C'est la preuve qui manquait. L'épave bourrée de bidons radioactifs, découverte au large de la côte sud italienne, confirme les révélations d'un ex-mafieux calabrais et les inquiétudes des associations environnementales sur la présence de déchets toxiques en Méditerranée.

C'est grâce aux déclarations à la justice du repenti de la 'Ndrangheta (mafia calabraise) Francesco Fonti, que l'épave du cargo Cunsky, coulé en 1992 par son organisation, a pu être retrouvée le 12 septembre au large des côtes de la Calabre. Ces révélations à un magistrat anti-mafia du parquet de Milan remontent à 2006, mais il a fallu la ténacité d'un magistrat du parquet de Calabre, Bruno Giordano, et la mobilisation d'équipements sophistiqués, notamment un robot, pour retrouver, au bout de trois ans, la cargaison qui reposait par 500 mètres de fond avec 120 bidons de déchets radioactifs.

«Pour l'instant, on ne connaît pas l'origine des déchets, mais il est probable qu'ils viennent de l'étranger.
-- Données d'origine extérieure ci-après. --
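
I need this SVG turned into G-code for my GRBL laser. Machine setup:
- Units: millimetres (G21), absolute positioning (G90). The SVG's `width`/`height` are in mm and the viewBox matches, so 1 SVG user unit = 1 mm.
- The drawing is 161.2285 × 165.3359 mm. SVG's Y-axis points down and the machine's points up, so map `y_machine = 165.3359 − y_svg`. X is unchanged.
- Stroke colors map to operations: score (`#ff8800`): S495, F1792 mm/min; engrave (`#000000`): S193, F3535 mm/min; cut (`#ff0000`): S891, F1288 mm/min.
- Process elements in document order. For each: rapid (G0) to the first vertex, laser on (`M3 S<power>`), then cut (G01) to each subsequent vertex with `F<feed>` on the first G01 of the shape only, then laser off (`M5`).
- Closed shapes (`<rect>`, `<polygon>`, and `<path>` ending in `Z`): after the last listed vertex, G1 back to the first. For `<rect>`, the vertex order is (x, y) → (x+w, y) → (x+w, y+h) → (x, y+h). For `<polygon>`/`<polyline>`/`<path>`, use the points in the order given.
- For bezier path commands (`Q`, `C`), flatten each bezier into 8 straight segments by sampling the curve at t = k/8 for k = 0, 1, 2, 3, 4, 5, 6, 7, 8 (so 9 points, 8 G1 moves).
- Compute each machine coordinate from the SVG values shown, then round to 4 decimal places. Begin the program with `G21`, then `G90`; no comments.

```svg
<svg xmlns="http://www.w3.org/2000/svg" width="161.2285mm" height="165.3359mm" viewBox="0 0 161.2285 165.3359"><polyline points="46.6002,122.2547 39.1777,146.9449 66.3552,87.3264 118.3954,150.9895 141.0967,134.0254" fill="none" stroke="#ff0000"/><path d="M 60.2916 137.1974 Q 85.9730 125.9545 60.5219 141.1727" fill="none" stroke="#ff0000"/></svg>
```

Since the viewBox matches the mm dimensions, user units are millimetres directly. The only transform is the Y-flip y_m = 165.3359 − y_svg.

Shape 1 is a open polyline drawn with `<polyline>`. Its stroke #ff0000 means cut at S891, F1288. After flipping Y the toolpath is (46.6002,43.0812) → (39.1777,18.3910) → (66.3552,78.0095) → (118.3954,14.3464) → (141.0967,31.3105).

Shape 2 is a quadratic bezier drawn with `<path>`. Its stroke #ff0000 means cut at S891, F1288. After flipping Y the toolpath is (60.2916,28.1385) → (65.9130,30.5358) → (69.9365,32.1061) → (72.3621,32.8496) → (73.1899,32.7661) → (72.4197,31.8558) → (70.0517,30.1185) → (66.0857,27.5543) → (60.5219,24.1632).

G21
G90
G0 X46.6002 Y43.0812
M3 S891
G01 X39.1777 Y18.3910 F1288
G01 X66.3552 Y78.0095
G01 X118.3954 Y14.3464
G01 X141.0967 Y31.3105
M5
G0 X60.2916 Y28.1385
M3 S891
G01 X65.9130 Y30.5358 F1288
G01 X69.9365 Y32.1061
G01 X72.3621 Y32.8496
G01 X73.1899 Y32.7661
G01 X72.4197 Y31.8558
G01 X70.0517 Y30.1185
G01 X66.0857 Y27.5543
G01 X60.5219 Y24.1632
M5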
C'est une première avancée», a déclaré à l'AFP M. Giordano.

Cette découverte ne constitue qu'une première étape qui pourrait conduire à d'autres mauvaises surprises: le Cunsky ne serait que l'une des 32 embarcations coulées par la mafia dans la Méditerranée avec à bord des produits toxiques tels que le thorium 234, le plutonium ou le sulfate d'ammonium, selon le parquet de Reggio-Calabria.

«Selon les confessions de mafieux repentis, la 'Ndrangheta a été payée ces vingt dernières années pour se débarrasser de déchets radioactifs en mer», a déclaré à l'AFP Sebastiano Venneri, vice-président de Legambiente, l'organisation de défense de l'environnement qui avait dénoncé cette affaire avec Greenpeace.

Pour M. Venneri, ces déchets ne représentent «pas de danger pour les baigneurs», mais pour la chaîne alimentaire: «à partir des planctons contaminés, on risque de retrouver des substances toxiques dans nos assiettes».

Le 21 avril 2006, le repenti a fait le récit au parquet de Milan du sabordage du Cunsky: «nous étions en janvier, il était environ 19h30. Nous avions des détonateurs, mais à courte portée, 300 mètres il me semble. On les a déclenchés depuis notre vedette».

Les explosifs, destinés à un usage militaire, provenaient des Pays-Bas et les déchets nucléaires de Norvège, a-t-il précisé.

En outre, le repenti a expliqué cette semaine à la presse italienne que la 'Ndrangheta «avait transporté des milliers de fûts radioactifs en Afrique»: «en arrivant au port de Bosasso (port somalien surveillé à l'époque par les militaires italiens), les militaires italiens détournaient le regard».

Et quand des fûts radioactifs qui s'étaient échappés de l'épave du Koraline, un cargo coulé en 1995, ont été retrouvés au large de la côte nord de la Sicile, le ministère de la Justice a classé le dossier.

D'ailleurs, depuis les premières plaintes déposées en 1994 par Legambiente, toutes les enquêtes concernant les navires disparus ont été archivées.

«C'est peut-être de la désinvolture de la part de l'État italien, mais il ne faut pas écarter l'hypothèse d'une volonté délibérée d'enterrer ces affaires», affirme M. Venneri.

Dans un entretien à la presse publié cette semaine, l'ex-procureur de Reggio-Calabria Francesco Neri témoigne de «la légèreté» de l'État dans ces dossiers: en 1995, «le ministère de la Justice (lui) avait refusé un crédit de 50000 euros» pour financer des recherches en mer, et ce «sans la moindre explication».